A competição internacional é uma realidade conhecida para Márcia, que em 2016 disputou a etapa final do campeonato na ilha de Cozumel
2017-09-10 21:35:12
Da Redação
Crédito: Acervo Pessoal

Com 48 anos, a idade parece não impor limites na educadora física e personal trainer feirense Márcia Souza Lima, que agora como triatleta, viaja nesta terça-feira (12) para disputa da grande final do Mundial de Triátlon, em Roterdã, na Holanda, a nona e última etapa da competição organizada pela International Triathlon Union (União Internacional de Triátlon) (ITU), disputada entre os dias 14 a 17 de setembro.


A competição internacional é uma realidade conhecida para Márcia, que em 2016 disputou a etapa final do campeonato na ilha de Cozumel, no Mar das Antilhas, pertencente a província de Quintana Roo, no México. Na ocasião, a atleta disputou na modalidade aquatlon (natação + corrida). Em 2017, Márcia encara a disputa no Sprint Triathlon (750 metros de natação, 20 km de ciclismo e 5 km de corrida).


"Tudo começou como uma brincadeira. Essa brincadeira tomou corpo e fui gostando e ficando. Faz dois anos que estou no triátlon. Nestes dois anos me consagrei campeã brasileira e baiana, representei o Brasil no México e irei representar na Holanda", contou Márcia Lima.


Desafios e perda do esposo


De acordo com a atleta, o maior desafio no esporte é quando o competidor se torna de alto rendimento e assim , começa a encarar uma rotina de treinamentos. O aspecto financeiro também é preponderante: o baixo apoio da iniciativa privada, muitas vezes inviabiliza a frequente preparação de atletas da modalidade, que encontram-se no amadorismo.


Só que para Márcia o desafio também passa pelo aspecto familiar. Em maio deste ano, o esposo da triatleta foi vítima fatal de um acidente na Avenida Noide Cerqueira, quando um caminhão que acessava um dos retornos da via, atropelou o ciclista Valnei Paes de Almeida, 54.

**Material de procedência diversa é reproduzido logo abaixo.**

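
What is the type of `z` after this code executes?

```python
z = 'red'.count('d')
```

str.count() returns int

int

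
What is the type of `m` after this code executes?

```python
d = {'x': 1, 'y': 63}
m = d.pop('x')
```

dict.pop() returns the value (int)

int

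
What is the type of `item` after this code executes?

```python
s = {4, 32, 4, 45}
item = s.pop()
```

Popping from a set of ints returns int

int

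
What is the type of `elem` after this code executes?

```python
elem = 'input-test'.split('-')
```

str.split() returns list

list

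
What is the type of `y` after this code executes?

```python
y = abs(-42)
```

abs() of int returns int

int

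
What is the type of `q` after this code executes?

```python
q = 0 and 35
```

'and' returns the first falsy value (0, which is int)

int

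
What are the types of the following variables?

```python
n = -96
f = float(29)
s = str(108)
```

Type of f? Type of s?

f is float; s is str

float, str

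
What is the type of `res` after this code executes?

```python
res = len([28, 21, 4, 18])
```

len() always returns int

int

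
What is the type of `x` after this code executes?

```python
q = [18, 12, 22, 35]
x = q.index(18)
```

list.index() returns int

int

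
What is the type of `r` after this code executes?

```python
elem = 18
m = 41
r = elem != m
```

Comparison operators return bool

bool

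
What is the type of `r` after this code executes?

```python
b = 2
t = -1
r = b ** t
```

int ** negative int returns float

float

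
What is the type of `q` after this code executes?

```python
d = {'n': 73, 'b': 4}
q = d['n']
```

Accessing dict[str, int] with key 'n' returns int value 73

int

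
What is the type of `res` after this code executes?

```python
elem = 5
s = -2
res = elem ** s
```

int ** negative int returns float

float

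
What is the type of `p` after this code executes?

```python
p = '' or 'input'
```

'or' returns first truthy value ('input', which is str)

str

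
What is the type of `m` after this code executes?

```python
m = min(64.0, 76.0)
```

min() of floats returns float

float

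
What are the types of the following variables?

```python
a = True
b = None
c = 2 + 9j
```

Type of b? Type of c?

b is NoneType; c is complex

NoneType, complex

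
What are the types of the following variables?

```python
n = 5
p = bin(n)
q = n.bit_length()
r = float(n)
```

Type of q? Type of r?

int.bit_length() returns int; float() returns float

int, float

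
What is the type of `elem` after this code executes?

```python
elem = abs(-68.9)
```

abs() of float returns float

float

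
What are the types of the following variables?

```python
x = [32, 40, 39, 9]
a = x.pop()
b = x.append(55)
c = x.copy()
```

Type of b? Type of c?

list.append() returns None; list.copy() returns list

NoneType, list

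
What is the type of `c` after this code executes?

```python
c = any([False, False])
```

any() returns bool

bool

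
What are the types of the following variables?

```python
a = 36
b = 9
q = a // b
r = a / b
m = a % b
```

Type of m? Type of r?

int % int returns int; int / int returns float

int, float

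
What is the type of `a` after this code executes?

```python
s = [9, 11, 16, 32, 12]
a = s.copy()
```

list.copy() returns list

list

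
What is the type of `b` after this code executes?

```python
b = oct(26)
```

oct() returns str representation

str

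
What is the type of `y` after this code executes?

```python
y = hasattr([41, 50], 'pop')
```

hasattr() returns bool

bool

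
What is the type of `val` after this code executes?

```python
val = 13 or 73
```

'or' returns the first truthy value (13, which is int)

int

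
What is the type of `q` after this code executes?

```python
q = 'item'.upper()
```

str.upper() returns str

str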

"Fazer triátlon não é fácil, para quem se torna ima competidora de alto rendimento é difícil, é árduo. Existem restrições alimentares, horários e regularidade nos treinamentos e hoje a dificuldade maior daqui para frente além dos treinamentos é o apoio. A pessoa que me dava esse suporte era Valnei, o rapaz que sofreu o acidente na Noide, que era meu marido", lamentou a educadora física, que conta com apoios da iniciativa privada e possui uma academia, que administra junto com as duas filhas.

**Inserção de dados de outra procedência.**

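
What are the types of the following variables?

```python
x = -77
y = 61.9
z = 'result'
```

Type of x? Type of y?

x is int; y is float

int, float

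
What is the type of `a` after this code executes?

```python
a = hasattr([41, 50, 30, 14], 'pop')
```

hasattr() returns bool

bool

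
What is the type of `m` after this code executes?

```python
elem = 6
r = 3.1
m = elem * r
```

int * float returns float (6 * 3.1 = 18.6)

float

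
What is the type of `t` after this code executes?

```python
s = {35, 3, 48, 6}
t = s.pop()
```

Popping from a set of ints returns int

int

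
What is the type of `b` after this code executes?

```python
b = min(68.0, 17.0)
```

min() of floats returns float

float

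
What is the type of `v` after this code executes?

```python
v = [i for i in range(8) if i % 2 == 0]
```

A list comprehension [...] produces a list

list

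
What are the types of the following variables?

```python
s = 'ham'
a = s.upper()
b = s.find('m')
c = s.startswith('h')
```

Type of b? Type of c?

str.find() returns int; str.startswith() returns bool

int, bool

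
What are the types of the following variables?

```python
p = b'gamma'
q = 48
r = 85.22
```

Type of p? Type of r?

p is bytes; r is float

bytes, float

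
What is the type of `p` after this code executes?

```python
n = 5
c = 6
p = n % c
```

int % int returns int (5 % 6 = 5)

int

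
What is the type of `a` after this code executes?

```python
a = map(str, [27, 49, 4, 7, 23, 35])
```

map() returns a map iterator object

map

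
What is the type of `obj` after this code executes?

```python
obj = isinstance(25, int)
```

isinstance() returns bool

bool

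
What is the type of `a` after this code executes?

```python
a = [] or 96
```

'or' returns first truthy value (96, which is int)

int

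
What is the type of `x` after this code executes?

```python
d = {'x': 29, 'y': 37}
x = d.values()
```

.values() returns a dict_values view object

dict_values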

Sobre os treinamentos para a competição na Holanda, Márcia Souza Lima diz que mantém uma rotina de treinos de domingo a domingo, com três horas diárias. "Meus planos são me manter. Estou em segundo lugar na elite na Bahia. Espero me manter entre o segundo e o primeiro lugar. Quando chegar do Mundial três semanas depois disputo a quinta etapa do Campeonato Baiano, onde concorro na elite", finalizou.